Ayden woman calls for change after being asked to pay $450 to change name from husband’s name to hers on utilities
AYDEN, N.C. (WITN) - A woman in Ayden is drawing attention to a utility fee the town is charging that she feels is way too high.
Eleanor Boyd lost her husband in February and wanted to switch the name on her utility account from her husband’s to hers.
Same address – just a name change. She never expected the answer she heard.
Our WITN First Alert Investigates these deposits that require hundreds of dollars from those who may be on fixed incomes.
Eleanor Boyd, 93, lives on Country Club Drive in Ayden. She lived there with her husband, Tom, before he passed away in February.
Thinking she was doing the right thing, Boyd went to Ayden Town Hall to ask for the name on their utilities to be switched from Tom’s to hers, but to continue at the same address.
When she handed in the application to make the change, she learned about the deposit: $450 to make her the administrator on the account.
Initially, she was shocked.
“I told her, well, I shouldn’t have even told you. And she said, well, we know now,” Boyd said, describing her interaction with the person at the desk.
Boyd says she was told she couldn’t go back on the request to make the change and would have to foot the bill.
“They were gonna cut off my lights if I didn’t pay it within 31 days,” she explained.
We asked the town about the deposit and were told that it exists to help cover unpaid utility bills. The town says even that is often not enough to cover the unpaid bills and they have to utilize a state program to help with outstanding balances.
When it comes to the account of a person who has died, the town says that it must absorb any balances on that person’s account if the trustee or spouse do not pay the final bill.
Boyd says that she and her husband always paid their bills and she’s never received any kind of return deposit from the town following her husband’s passing.
She contacted a town commissioner who got the issue added to the next council meeting’s agenda.
“When they got to the meeting, they tabled it,” Boyd explained with exasperation.
Now it’s slated for discussion on April 14th.
Boyd says she’s willing to fight, and she’s not just doing it for herself.
“Even though it would have been a burden to pay $450, I could have paid it. But who else are they doing it to that can’t pay it?” she said.

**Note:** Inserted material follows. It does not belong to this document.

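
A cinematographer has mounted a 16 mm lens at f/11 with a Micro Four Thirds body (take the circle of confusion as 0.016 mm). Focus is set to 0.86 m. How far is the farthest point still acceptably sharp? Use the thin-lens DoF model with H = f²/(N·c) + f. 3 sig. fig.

2.05 m

Hyperfocal distance H = f²/(N·c) + f = 16²/(11 × 0.016) + 16 = 256/0.176 + 16 ≈ 1470.5 mm ≈ 1.471 m.
Far limit Df = s·(H − f)/(H − s) = 860 × (1470.5 − 16) / (1470.5 − 860) = 860 × 1454.5 / 610.5 ≈ 2048.8 mm ≈ 2.05 m.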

As the clock ticks on the 31 days Boyd was given to make the payment, she knows it may get to the point where her power is shut off – a consequence she’s prepared to face.
“Everything I’m doing here today is to help myself and others, and I’m just going to go to the limit,” explained Boyd.
Regarding that state program we mentioned - NC Debt Setoff - Ayden says it’s submitted over $94,000 in outstanding residential balances in the past year, but has only received just shy of $30,000 to assist.
Town manager Scott Howard says the fee is a “safeguard so that customers that do not pay their bill do not have to be subsidized by most of the people who do pay their bill.”
WITN reached out to some other communities in Pitt County to get some context on that $450 deposit.
In Farmville, if the right documentation is provided, the town manager said a name switch like this would be free.
Similarly, in Grifton - we were told there is no cost to make a switch like this.
For Bethel, GUC handles their water and sewer, and a spokesperson said they would charge a $5 administrative fee.